Indeed, March 15 is one of those dates we all carry around in our heads because somewhere along the line most of us studied JULIUS CEASAR (usually in Grade 10, right?) and we've never forgotten the dire warning to "beware the Ides of March"... It's also a good roadmarker on the way to the first day of spring and whether or not there's still snow on the ground, you can believe in the turning of the seasons... it WILL happen, honest it will.

Here, where I live in France, we're missing the snow cover but it's snappy- cold, nevertheless ... not a day goes by that I don't have a fire in the fireplace, and even if not blazing it takes away the chill. So I am in and out and in and out and  in again with big blue IKEA bags of wood and kindling.

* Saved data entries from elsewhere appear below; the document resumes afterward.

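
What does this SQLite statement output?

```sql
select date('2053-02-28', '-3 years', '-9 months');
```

Adding -3 years to 2053-02-28 gives 2050-02-28.
Adding -9 months to 2050-02-28 gives 2049-05-28.

2049-05-28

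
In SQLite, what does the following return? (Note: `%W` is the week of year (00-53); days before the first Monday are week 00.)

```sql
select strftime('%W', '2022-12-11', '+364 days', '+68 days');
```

First apply '+364 days', '+68 days': 2022-12-11 → 2024-02-16.
2024-02-16 is a Friday. SQLite's %W counts Mondays since the year started; the result is 07.

07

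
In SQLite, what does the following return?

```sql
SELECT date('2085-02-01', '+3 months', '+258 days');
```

Adding +3 months to 2085-02-01 gives 2085-05-01.
Applying '+258 days' to 2085-05-01: counting 258 days forward gives 2086-01-14.

2086-01-14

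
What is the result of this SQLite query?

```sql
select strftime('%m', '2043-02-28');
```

`%m` extracts the 2-digit month (01-12): 02.

02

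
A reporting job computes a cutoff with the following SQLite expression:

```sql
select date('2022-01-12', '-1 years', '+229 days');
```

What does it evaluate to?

Adding -1 year to 2022-01-12 gives 2021-01-12.
Applying '+229 days' to 2021-01-12: counting 229 days forward gives 2021-08-29.

2021-08-29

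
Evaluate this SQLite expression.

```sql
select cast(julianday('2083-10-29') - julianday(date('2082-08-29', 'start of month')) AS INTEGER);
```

454

`start of month` rewinds 2082-08-29 to 2082-08-01.
30 days remain in August 2082 after the 1st (31 − 1).
Full months from September 2082 through September 2083 contribute their day counts.
Then 29 days into October 2083.
Total: 30 + 30 + 31 + 30 + 31 + 31 + 28 + 31 + 30 + 31 + 30 + 31 + 31 + 30 + 29 = 454.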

How lovely it must be to not feel the cold... and as I watch the life of birds and animals in the stream below this house, it does amaze me. Does not that little beaver feel chilled to the bone? (Yes, we have beavers here, who do grave damage to trees but never seem to get round to building lodges and dams... they're smaller than their Canadian cousins, but  "busy as a little castor" would be an appropriate phrase...
and I suppose I should thank them for bringing down trees I can use for my fire.)

You can see here the result of  their labour beside our stream
Besides critters such as castors, who tend not to be often visible, they just leave their trace in fallen trees, there are fish and birds to delight the eye, and in the past few years I've been writing poetry about the life  I observe in this little stream (the Ourne). Two poems (Small Fish... and Heron Departing)  found their way into  Issue #103 of THE NEW QUARTERLY, one of my favorite Canadian literary journals, alongside BRICK.  If you don't know TNQ, now is the time to have a look, they have a website you can access in a minute!

You'll be doing yourself a great favour, for this magazine is a repository of some of the best poetry, fiction and non-fiction memoir and reviews that you'll ever come across. I've been a fan for 20 years!

Speaking of the fish-eating heron, we also are often visited by egrets, so white you'd swear they bleach themselves daily... brilliant, graceful, and crazy for fish. This one may be building a nest nearby, I certainly hope so. The photos were taken from my study window yesterday morning.

Coming in to land, checking the water at the same time
And there's breakfast, getting snapped up

And it's down the hatch, and a stroll in freezing water in search of more!